Year in and year out, men, and typically white men, dominate the narratives of the best selling videogames. Looking at the games that have been critically and financially successful over the past few years, there’s no shortage of brooding, heroic and flawed male leads: The Uncharted franchise. GTA V. Every single exhausting iteration of Call of Duty. The Last of Us. Assassin’s Creed. The lone exception might be the Tomb Raider reboot from 2013, but that game doesn’t exactly boast progressive gender perspectives. This quality is not, of course, unique to videogames. All forms of media struggle with proper representation, including movies, TV shows and novels all predominantly crafted around straight white people.
Few videogame covers have captured the whitewashed, testosterone-driven media landscape the way the box art for BioShock Infinite has. It’s a glorious bit of rah-rah patriotism and Charlton Heston-esque “from my cold, dead hands” chest puffing.
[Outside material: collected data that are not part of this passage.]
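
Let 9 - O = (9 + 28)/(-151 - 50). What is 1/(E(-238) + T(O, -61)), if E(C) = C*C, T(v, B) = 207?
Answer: 1/56851 ≈ 1.7590e-5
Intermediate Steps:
O = 1846/201 (O = 9 - (9 + 28)/(-151 - 50) = 9 - 37/(-201) = 9 - 37*(-1)/201 = 9 - 1*(-37/201) = 9 + 37/201 = 1846/201 ≈ 9.1841)
E(C) = C²
1/(E(-238) + T(O, -61)) = 1/((-238)² + 207) = 1/(56644 + 207) = 1/56851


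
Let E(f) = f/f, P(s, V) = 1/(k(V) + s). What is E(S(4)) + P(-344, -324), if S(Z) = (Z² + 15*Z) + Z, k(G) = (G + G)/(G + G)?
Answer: 342/343 ≈ 0.99708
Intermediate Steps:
k(G) = 1 (k(G) = (2*G)/((2*G)) = (2*G)*(1/(2*G)) = 1)
S(Z) = Z² + 16*Z
P(s, V) = 1/(1 + s)
E(f) = 1
E(S(4)) + P(-344, -324) = 1 + 1/(1 - 344) = 1 + 1/(-343) = 1 - 1/343 = 342/343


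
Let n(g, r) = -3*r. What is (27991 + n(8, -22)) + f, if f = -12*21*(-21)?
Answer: 33349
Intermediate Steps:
f = 5292 (f = -252*(-21) = 5292)
(27991 + n(8, -22)) + f = (27991 - 3*(-22)) + 5292 = (27991 + 66) + 5292 = 28057 + 5292 = 33349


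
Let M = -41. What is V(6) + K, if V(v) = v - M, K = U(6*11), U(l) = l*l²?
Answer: 287543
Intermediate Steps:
U(l) = l³
K = 287496 (K = (6*11)³ = 66³ = 287496)
V(v) = 41 + v (V(v) = v - 1*(-41) = v + 41 = 41 + v)
V(6) + K = (41 + 6) + 287496 = 47 + 287496 = 287543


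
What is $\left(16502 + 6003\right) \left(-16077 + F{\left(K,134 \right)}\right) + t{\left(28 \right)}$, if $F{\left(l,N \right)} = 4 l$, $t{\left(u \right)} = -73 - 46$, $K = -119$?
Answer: $-372525384$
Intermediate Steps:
$t{\left(u \right)} = -119$
$\left(16502 + 6003\right) \left(-16077 + F{\left(K,134 \right)}\right) + t{\left(28 \right)} = \left(16502 + 6003\right) \left(-16077 + 4 \left(-119\right)\right) - 119 = 22505 \left(-16077 - 476\right) - 119 = 22505 \left(-16553\right) - 119 = -372525265 - 119 = -372525384$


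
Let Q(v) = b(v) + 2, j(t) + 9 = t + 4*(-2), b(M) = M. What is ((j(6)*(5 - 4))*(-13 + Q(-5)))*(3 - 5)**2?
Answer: 704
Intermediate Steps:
j(t) = -17 + t (j(t) = -9 + (t + 4*(-2)) = -9 + (t - 8) = -9 + (-8 + t) = -17 + t)
Q(v) = 2 + v (Q(v) = v + 2 = 2 + v)
((j(6)*(5 - 4))*(-13 + Q(-5)))*(3 - 5)**2 = (((-17 + 6)*(5 - 4))*(-13 + (2 - 5)))*(3 - 5)**2 = ((-11*1)*(-13 - 3))*(-2)**2 = -11*(-16)*4 = 176*4 = 704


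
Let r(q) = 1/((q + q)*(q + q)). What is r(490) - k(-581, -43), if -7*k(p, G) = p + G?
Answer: -85612799/960400 ≈ -89.143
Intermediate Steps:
r(q) = 1/(4*q²) (r(q) = 1/((2*q)*(2*q)) = 1/(4*q²))
k(p, G) = -G/7 - p/7 (k(p, G) = -(p + G)/7 = -(G + p)/7 = -G/7 - p/7)
r(490) - k(-581, -43) = (¼)/490² - (-⅐*(-43) - ⅐*(-581)) = (¼)*(1/240100) - (43/7 + 83) = 1/960400 - 1*624/7 = 1/960400 - 624/7 = -85612799/960400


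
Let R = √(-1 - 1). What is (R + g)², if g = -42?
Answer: (42 - I*√2)² ≈ 1762.0 - 118.79*I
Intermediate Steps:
R = I*√2 (R = √(-2) = I*√2 ≈ 1.4142*I)
(R + g)² = (I*√2 - 42)² = (-42 + I*√2)²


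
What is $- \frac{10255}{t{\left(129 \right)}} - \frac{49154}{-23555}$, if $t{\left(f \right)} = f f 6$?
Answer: $\frac{666610537}{335981790} \approx 1.9841$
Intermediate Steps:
$t{\left(f \right)} = 6 f^{2}$ ($t{\left(f \right)} = f^{2} \cdot 6 = 6 f^{2}$)
$- \frac{10255}{t{\left(129 \right)}} - \frac{49154}{-23555} = - \frac{10255}{6 \cdot 129^{2}} - \frac{49154}{-23555} = - \frac{10255}{6 \cdot 16641} - - \frac{7022}{3365} = - \frac{10255}{99846} + \frac{7022}{3365} = \frac{666610537}{335981790}$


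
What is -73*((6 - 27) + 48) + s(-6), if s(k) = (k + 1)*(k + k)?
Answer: -1911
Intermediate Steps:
s(k) = 2*k*(1 + k) (s(k) = (1 + k)*(2*k) = 2*k*(1 + k))
-73*((6 - 27) + 48) + s(-6) = -73*((6 - 27) + 48) + 2*(-6)*(1 - 6) = -73*(-21 + 48) + 2*(-6)*(-5) = -73*27 + 60 = -1971 + 60 = -1911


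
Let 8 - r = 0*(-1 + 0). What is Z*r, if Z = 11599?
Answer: 92792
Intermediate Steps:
r = 8 (r = 8 - 0*(-1 + 0) = 8 - 0*(-1) = 8 - 1*0 = 8 + 0 = 8)
Z*r = 11599*8 = 92792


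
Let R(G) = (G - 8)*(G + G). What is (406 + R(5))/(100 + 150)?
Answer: 188/125 ≈ 1.5040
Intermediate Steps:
R(G) = 2*G*(-8 + G) (R(G) = (-8 + G)*(2*G) = 2*G*(-8 + G))
(406 + R(5))/(100 + 150) = (406 + 2*5*(-8 + 5))/(100 + 150) = (406 + 2*5*(-3))/250 = (406 - 30)*(1/250) = 376*(1/250) = 188/125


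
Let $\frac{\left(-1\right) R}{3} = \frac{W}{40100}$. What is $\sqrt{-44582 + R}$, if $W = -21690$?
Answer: $\frac{i \sqrt{716856925130}}{4010} \approx 211.14 i$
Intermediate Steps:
$R = \frac{6507}{4010}$ ($R = - 3 \left(- \frac{21690}{40100}\right) = - 3 \left(\left(-21690\right) \frac{1}{40100}\right) = \left(-3\right) \left(- \frac{2169}{4010}\right) = \frac{6507}{4010} \approx 1.6227$)
$\sqrt{-44582 + R} = \sqrt{-44582 + \frac{6507}{4010}} = \sqrt{- \frac{178767313}{4010}} = \frac{i \sqrt{716856925130}}{4010}$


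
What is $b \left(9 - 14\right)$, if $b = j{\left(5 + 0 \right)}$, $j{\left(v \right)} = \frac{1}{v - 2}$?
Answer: $- \frac{5}{3} \approx -1.6667$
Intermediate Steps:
$j{\left(v \right)} = \frac{1}{-2 + v}$
$b = \frac{1}{3}$ ($b = \frac{1}{-2 + \left(5 + 0\right)} = \frac{1}{-2 + 5} = \frac{1}{3} \approx 0.33333$)
$b \left(9 - 14\right) = \frac{9 - 14}{3} = \frac{1}{3} \left(-5\right) = - \frac{5}{3}$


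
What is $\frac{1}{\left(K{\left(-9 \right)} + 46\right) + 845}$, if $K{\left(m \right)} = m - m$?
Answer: $\frac{1}{891} \approx 0.0011223$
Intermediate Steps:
$K{\left(m \right)} = 0$
$\frac{1}{\left(K{\left(-9 \right)} + 46\right) + 845} = \frac{1}{\left(0 + 46\right) + 845} = \frac{1}{46 + 845} = \frac{1}{891}$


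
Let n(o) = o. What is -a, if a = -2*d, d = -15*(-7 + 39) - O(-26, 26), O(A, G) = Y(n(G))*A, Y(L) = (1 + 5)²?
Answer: 912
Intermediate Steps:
Y(L) = 36 (Y(L) = 6² = 36)
O(A, G) = 36*A
d = 456 (d = -15*(-7 + 39) - 36*(-26) = -15*32 - 1*(-936) = -480 + 936 = 456)
a = -912 (a = -2*456 = -912)
-a = -1*(-912) = 912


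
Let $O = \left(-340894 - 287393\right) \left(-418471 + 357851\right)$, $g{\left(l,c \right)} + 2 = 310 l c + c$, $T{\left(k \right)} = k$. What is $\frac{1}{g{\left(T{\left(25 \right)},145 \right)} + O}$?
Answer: $\frac{1}{38087881833} \approx 2.6255 \cdot 10^{-11}$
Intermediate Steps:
$g{\left(l,c \right)} = -2 + c + 310 c l$ ($g{\left(l,c \right)} = -2 + \left(310 l c + c\right) = -2 + \left(310 c l + c\right) = -2 + \left(c + 310 c l\right) = -2 + c + 310 c l$)
$O = 38086757940$ ($O = \left(-340894 - 287393\right) \left(-60620\right) = \left(-628287\right) \left(-60620\right) = 38086757940$)
$\frac{1}{g{\left(T{\left(25 \right)},145 \right)} + O} = \frac{1}{\left(-2 + 145 + 310 \cdot 145 \cdot 25\right) + 38086757940} = \frac{1}{\left(-2 + 145 + 1123750\right) + 38086757940} = \frac{1}{1123893 + 38086757940} = \frac{1}{38087881833}$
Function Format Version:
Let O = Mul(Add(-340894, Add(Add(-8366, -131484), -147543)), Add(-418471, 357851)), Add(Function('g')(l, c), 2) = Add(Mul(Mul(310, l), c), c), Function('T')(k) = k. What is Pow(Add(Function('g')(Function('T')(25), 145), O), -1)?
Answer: Rational(1, 38087881833) ≈ 2.6255e-11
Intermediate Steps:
Function('g')(l, c) = Add(-2, c, Mul(310, c, l)) (Function('g')(l, c) = Add(-2, Add(Mul(Mul(310, l), c), c)) = Add(-2, Add(Mul(310, c, l), c)) = Add(-2, Add(c, Mul(310, c, l))) = Add(-2, c, Mul(310, c, l)))
O = 38086757940 (O = Mul(Add(-340894, Add(-139850, -147543)), -60620) = Mul(Add(-340894, -287393), -60620) = Mul(-628287, -60620) = 38086757940)
Pow(Add(Function('g')(Function('T')(25), 145), O), -1) = Pow(Add(Add(-2, 145, Mul(310, 145, 25)), 38086757940), -1) = Pow(Add(Add(-2, 145, 1123750), 38086757940), -1) = Pow(Add(1123893, 38086757940), -1) = Pow(38087881833, -1) = Rational(1, 38087881833)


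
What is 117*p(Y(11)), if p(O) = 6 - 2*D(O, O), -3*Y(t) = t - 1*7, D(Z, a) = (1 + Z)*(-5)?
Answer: 312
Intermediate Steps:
D(Z, a) = -5 - 5*Z
Y(t) = 7/3 - t/3 (Y(t) = -(t - 1*7)/3 = -(t - 7)/3 = -(-7 + t)/3 = 7/3 - t/3)
p(O) = 16 + 10*O (p(O) = 6 - 2*(-5 - 5*O) = 6 + (10 + 10*O) = 16 + 10*O)
117*p(Y(11)) = 117*(16 + 10*(7/3 - ⅓*11)) = 117*(16 + 10*(7/3 - 11/3)) = 117*(16 + 10*(-4/3)) = 117*(16 - 40/3) = 117*(8/3) = 312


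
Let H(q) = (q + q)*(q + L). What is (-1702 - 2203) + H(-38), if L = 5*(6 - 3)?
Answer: -2157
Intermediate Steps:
L = 15 (L = 5*3 = 15)
H(q) = 2*q*(15 + q) (H(q) = (q + q)*(q + 15) = (2*q)*(15 + q) = 2*q*(15 + q))
(-1702 - 2203) + H(-38) = (-1702 - 2203) + 2*(-38)*(15 - 38) = -3905 + 2*(-38)*(-23) = -3905 + 1748 = -2157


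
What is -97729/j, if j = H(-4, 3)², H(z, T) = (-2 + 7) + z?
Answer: -97729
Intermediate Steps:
H(z, T) = 5 + z
j = 1 (j = (5 - 4)² = 1² = 1)
-97729/j = -97729/1 = -97729*1 = -97729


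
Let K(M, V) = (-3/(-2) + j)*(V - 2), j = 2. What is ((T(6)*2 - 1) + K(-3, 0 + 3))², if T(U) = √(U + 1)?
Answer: 137/4 + 10*√7 ≈ 60.708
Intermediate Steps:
T(U) = √(1 + U)
K(M, V) = -7 + 7*V/2 (K(M, V) = (-3/(-2) + 2)*(V - 2) = (-3*(-½) + 2)*(-2 + V) = (3/2 + 2)*(-2 + V) = 7*(-2 + V)/2 = -7 + 7*V/2)
((T(6)*2 - 1) + K(-3, 0 + 3))² = ((√(1 + 6)*2 - 1) + (-7 + 7*(0 + 3)/2))² = ((√7*2 - 1) + (-7 + (7/2)*3))² = ((2*√7 - 1) + (-7 + 21/2))² = ((-1 + 2*√7) + 7/2)² = (5/2 + 2*√7)²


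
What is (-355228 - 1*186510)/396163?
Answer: -541738/396163 ≈ -1.3675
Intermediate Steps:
(-355228 - 1*186510)/396163 = (-355228 - 186510)*(1/396163) = -541738*1/396163 = -541738/396163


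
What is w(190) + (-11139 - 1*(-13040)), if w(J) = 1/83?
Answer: 157784/83 ≈ 1901.0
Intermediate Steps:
w(J) = 1/83
w(190) + (-11139 - 1*(-13040)) = 1/83 + (-11139 - 1*(-13040)) = 1/83 + (-11139 + 13040) = 1/83 + 1901 = 157784/83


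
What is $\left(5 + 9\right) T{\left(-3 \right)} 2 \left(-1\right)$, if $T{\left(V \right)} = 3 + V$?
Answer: $0$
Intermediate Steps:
$\left(5 + 9\right) T{\left(-3 \right)} 2 \left(-1\right) = \left(5 + 9\right) \left(3 - 3\right) 2 \left(-1\right) = 14 \cdot 0 \left(-2\right) = 0 \left(-2\right) = 0$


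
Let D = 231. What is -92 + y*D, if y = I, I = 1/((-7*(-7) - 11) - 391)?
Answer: -32707/353 ≈ -92.654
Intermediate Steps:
I = -1/353 (I = 1/((49 - 11) - 391) = 1/(38 - 391) = 1/(-353) = -1/353 ≈ -0.0028329)
y = -1/353 ≈ -0.0028329
-92 + y*D = -92 - 1/353*231 = -92 - 231/353 = -32707/353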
Few things are as indicative of the current political and cultural climate in the United States as a brooding, grizzled white man wielding a phallic gun in front of a burning American flag. The über-conservative messages of the Tea Party and the GOP, where the suggestion that America losing sight of its “traditional” values has led to a faltering nation, are front and center here. Traditional America is burning, and only a white man with a gun can save us.
What’s unclear about the box art for BioShock Infinite is whether or not it’s lampooning the current political climate or implicitly perpetuating it. Most likely, it’s doing both, and the box art is representative of the problematic themes explored within the game itself. The game is both an indictment of fervent religious conviction and a story about the healing powers of belief. Also, the game clearly wants the player to draw parallels between its universe and America’s past; yet it’s unclear whether the game suggests that issues of racism and class divide are still prevalent in today’s society, or if by presenting the issues at an arm’s length by placing it within a fictional, futuristic setting, it’s trivializing very real, painful history.
The imagery of the box art is muddled. Levine has said it’s “for the people who aren’t informed” about videogames. There’s certainly a satirical component to it, providing an exaggerated view of patriotism and the cinematic violence of current videogames. But while the over-the-top swagger of Booker DeWitt may serve as a shot at the videogame industry’s lack of representation and originality, as well as America’s whitewashed view of history, it also presents an alluring persona. Where something like The Sopranos or Breaking Bad was able to turn the supposed badass-ness of a white protagonist into a complex commentary on the American dream, the box art for Bioshock Infinite is more about surface appeal. It’s the spiritual equivalent of just about every film Michael Bay has ever done; it straddles a fine line between vaguely warning about the consequences of the American dream while also wholly fetishizing the pursuit.